Designing for performance with software optimization
Optimization of applications should not be a final step in project development, but rather an ongoing design philosophy that begins from the planning stages all the way through completion.
By thinking about the optimal algorithms and data structure designs early on, greater performance benefits can be realized with less work by the time the product is mature.
But, getting into this mindset requires being aware of everything from computational complexity of algorithms, to the data structure design and implementation, and the proper use of parallelization.
Designing for Performance
Software optimization can occur at any time during application development, but the earlier you start, the better. Typically, the later you start optimizing in a development cycle the more the optimizations tend to be narrower in scope and focused more on algorithm implementations and choice of instructions, like adding a few SIMD instructions here and there, instead of broad high-level optimizations.
High-level optimizations include the basic software architecture, key data structures and buffers, algorithms, memory access patterns, and of course parallelism. It is in these high-level optimizations that huge performance improvements can be made for seemingly little effort.

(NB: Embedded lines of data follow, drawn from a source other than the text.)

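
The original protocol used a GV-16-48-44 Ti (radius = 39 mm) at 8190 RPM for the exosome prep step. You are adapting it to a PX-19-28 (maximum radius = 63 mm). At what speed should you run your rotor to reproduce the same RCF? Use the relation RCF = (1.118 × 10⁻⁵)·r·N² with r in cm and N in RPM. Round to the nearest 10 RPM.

6440 RPM

Original rotor: r = 39 mm = 3.9 cm
RCF = 1.118 × 10⁻⁵ × r × N²
RCF_original = 1.118 × 10⁻⁵ × 3.9 × (8190)² = 1.118 × 10⁻⁵ × 3.9 × 67,076,100 ≈ 2,924.7 × g
Your rotor: r = 63 mm = 6.3 cm
2,924.7 = 1.118 × 10⁻⁵ × 6.3 × N²
N² = 2,924.7 / (7.0434 × 10⁻⁵) = 41,523,980
N ≈ √41,523,980 ≈ 6,443.9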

Unless you are writing short applications, it is going to take a ton of more effort to make significant performance improvements at the local level as compared to the high-level or foundation-level.
That old clich of laying a solid foundation is alive and well in software optimization. Before any code is written, think about performance and what foundation-laying things can be done to guarantee a high-performance application.

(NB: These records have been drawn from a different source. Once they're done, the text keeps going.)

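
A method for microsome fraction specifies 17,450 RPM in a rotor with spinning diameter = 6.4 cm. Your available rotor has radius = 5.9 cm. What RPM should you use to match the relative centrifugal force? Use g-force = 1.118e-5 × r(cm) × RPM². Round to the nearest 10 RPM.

Original rotor: r = 6.4 / 2 = 3.2 cm
RCF = 1.118 × 10⁻⁵ × r × N²
RCF_original = 1.118 × 10⁻⁵ × 3.2 × (17450)² = 1.118 × 10⁻⁵ × 3.2 × 304,502,500 ≈ 10,893.9 × g
10,893.9 = 1.118 × 10⁻⁵ × 5.9 × N²
N² = 10,893.9 / (6.5962 × 10⁻⁵) = 165,154,180
N ≈ √165,154,180 ≈ 12,851.2

≈ 12850 RPM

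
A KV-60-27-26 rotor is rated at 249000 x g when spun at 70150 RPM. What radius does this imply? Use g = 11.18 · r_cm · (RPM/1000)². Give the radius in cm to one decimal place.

249000 = 11.18 × r × (70.15)²
r = 249000 / (11.18 × 4921.0225) = 249000 / 55017.03 ≈ 4.526 cm

r ≈ 4.5 cm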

Designing the performance foundation focuses on the selection and evaluation of the critical algorithms and how those algorithms store data and move it throughout the application.
The goal is to find an algorithm and general architecture that can be easily threaded, scales well to multiple processors, is easy on memory bandwidth, uses the processors' caches efficiently, stores data in formats that are SIMD friendly, isn't limited by some of the slower instructions such as the transcendental functions (e.g. sine, cosine, logarithms, and so forth), and does not bottleneck on an off-motherboard system component like the network or hard disk.

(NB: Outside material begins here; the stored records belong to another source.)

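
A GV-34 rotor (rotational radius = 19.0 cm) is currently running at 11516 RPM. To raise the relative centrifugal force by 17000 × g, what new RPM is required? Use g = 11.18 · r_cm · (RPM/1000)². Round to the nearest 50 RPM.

≈ 14600 RPM

Current RCF = 11.18 × 19 × (11.516)² = 11.18 × 19 × 132.618256 ≈ 28,170.8 × g
Target RCF = 28,170.8 + 17,000 = 45,170.8 × g
(N/1000)² = 45,170.8 / 212.42 = 212.6485
N = 1000 × √212.6485 ≈ 14,582.5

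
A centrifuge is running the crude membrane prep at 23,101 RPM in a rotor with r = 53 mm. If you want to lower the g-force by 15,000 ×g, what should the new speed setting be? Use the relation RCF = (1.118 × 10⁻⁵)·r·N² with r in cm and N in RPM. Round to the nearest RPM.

≈ 16748 RPM

r = 53 mm = 5.3 cm
Current RCF = 1.118 × 10⁻⁵ × 5.3 × (23101)² = 1.118 × 10⁻⁵ × 5.3 × 533,656,201 ≈ 31,621.3 × g
Target RCF = 31,621.3 − 15,000 = 16,621.3 × g
N² = 16,621.3 / (5.9254 × 10⁻⁵) = 280,509,333
N ≈ √280,509,333 ≈ 16,748.4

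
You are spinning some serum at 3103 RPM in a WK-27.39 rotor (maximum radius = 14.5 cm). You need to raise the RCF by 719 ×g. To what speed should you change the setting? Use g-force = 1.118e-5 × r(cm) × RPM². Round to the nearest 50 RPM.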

That might sound like a real tough maybe even an impossible job, but remember any extra time spent improving the foundation means less time anguishing over how to make the application faster later when time is fleeting and you only really have time left to optimize a function or two at a local-level.
Good algorithms and data layouts are the foundations of a fast application, and apt use of them can open up many more performance opportunities later on and may even avoid the need to use anything more than the compiler.